Por rehabilitación, el guardia se refería a la función rehabilitadora de la pena. El principio de la privación de la libertad según el cual, más que un castigo, la cárcel tiene que ser un espacio para que la persona que rompe el “pacto social” (representado en las leyes) se pueda “reintegrar” a la sociedad y no vuelva a delinquir. Más allá de la tensión que pueda haber en las funciones del INPEC, o de la utilidad del concepto de “reintegración a la sociedad” (como si alguien pudiese existir fuera de esta), los procesos de reintegración efectiva son una deuda histórica con la población privada de la libertad en Colombia y una de sus principales demandas en prácticamente todos los centros penitenciarios del país.
Dos de los principales mecanismos de reintegración, el trabajo y la educación, funcionan pobremente y de manera desarticulada con las necesidades de las personas privadas de la libertad. Las oportunidades laborales en el mundo de los penados están reducidas a labores asistenciales dentro de las cárceles, como una forma de aliviar la falta de recursos del sistema penitenciario, a la vez que, de taquito, se “cumple” con la función restaurativa. Adicionalmente, las plazas de trabajo son escasas y son mediadas por el tráfico de influencias de los caciques o plumas, los jefes de los patios y quienes imponen las reglas, así como del guardia ocasional que “vende” el cupo.
Los procesos educativos, por su parte, son aún más escasos y dependen de la infraestructura física y la capacidad logística de cada centro penitenciario, por lo que en pocas ocasiones se cuentan con suficientes computadores o conexión a internet para quienes avanzan en carreras técnicas o profesionales; o profesores para quienes validan su educación básica y secundaria.
Tomar las banderas de la población carcelaria es una lucha costosa que pocos políticos y organizaciones de la sociedad civil están dispuestas a enfrentar. En últimas, en el imaginario de una buena parte de la población colombiana, pocas (o ninguna) deberían ser las garantías que debería recibir una persona que rompió la ley. Las carencias, los abusos y, en general, una vida indigna son parte del “castigo” que deben enfrentar “a ver si así aprenden”. Sin embargo, ya es hora de que las personas privadas de la libertad dejen de ser atendidas por “policías malos”, es decir, los funcionarios especializados en mantener el control y la seguridad de los reclusos, y tengan más acceso a “policías buenos”: profesionales en distintas áreas del cuidado físico, psicológico y emocional, a los cuáles se les permita (y se les financie) el trabajo psicosocial y educativo con los presos.

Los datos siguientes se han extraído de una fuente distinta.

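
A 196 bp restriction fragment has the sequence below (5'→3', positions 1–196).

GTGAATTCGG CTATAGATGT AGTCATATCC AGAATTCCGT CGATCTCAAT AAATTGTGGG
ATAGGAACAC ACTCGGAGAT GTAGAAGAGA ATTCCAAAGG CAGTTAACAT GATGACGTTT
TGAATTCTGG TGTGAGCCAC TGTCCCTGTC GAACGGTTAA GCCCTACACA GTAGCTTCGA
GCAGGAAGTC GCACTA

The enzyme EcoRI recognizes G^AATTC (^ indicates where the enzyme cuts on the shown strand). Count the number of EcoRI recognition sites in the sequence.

GAATTC occurs starting at positions 3, 32, 89, 122.
EcoRI cuts at 4 sites.

4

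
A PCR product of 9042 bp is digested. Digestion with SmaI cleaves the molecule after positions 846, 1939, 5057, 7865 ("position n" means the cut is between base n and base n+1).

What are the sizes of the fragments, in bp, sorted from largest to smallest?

Linear molecule, 4 cuts → 5 fragments:
  846 − 0 = 846 bp
  1939 − 846 = 1093 bp
  5057 − 1939 = 3118 bp
  7865 − 5057 = 2808 bp
  9042 − 7865 = 1177 bp
Sorted largest to smallest: 3118, 2808, 1177, 1093, 846 bp.

3118, 2808, 1177, 1093, 846 bp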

Por el diseño de ascenso del INPEC, la organización cuenta con miles de profesionales en distintas áreas: abundan los abogados, psicólogos, trabajadores sociales y pedagogos. Sin embargo, el área de tratamiento en cada cárcel suele estar reducido a un pequeño grupo de salones con decoraciones noventeras y pupitres vacíos y muy rayados, junto una sala con unos cuantos computadores, donde tres guardianes reclutas se aseguran de que unas pocas personas privadas de la libertad estén en clase o en un requerimiento judicial de última hora.
Urge hacer un mejor uso de las capacidades con las que ya cuenta el INPEC para transformar la vocación de tratamiento en la institución. Dos cambios sencillos podrían tener un gran impacto en la población privada de la libertad. Uno, fortalecer los vínculos ya existentes con instituciones educativas, como el SENA, universidades regionales y a distancia, para masificar la cantidad de cupos ofertados. Y dos, integrar las ofertas de trabajo con la formación técnica en oficios, como las personas privadas de la libertad que trabajan en los “ranchos” (la cocina de cada patio), y quienes podrían estudiar gastronomía, por poner tan sólo un ejemplo.
El “policía malo” cumple una función fundamental. La seguridad y el control de los patios son actividades necesarias y sobre estas se erigen los centros penitenciarios. La labor del INPEC, sin embargo, no tiene porqué restringirse únicamente a ello. Entre más se diversifique y se abogue por un tratamiento efectivo, nos alejaremos más de las cárceles como un LinkedIn de la delincuencia y más al espacio rehabilitador que, en principio, debería ser.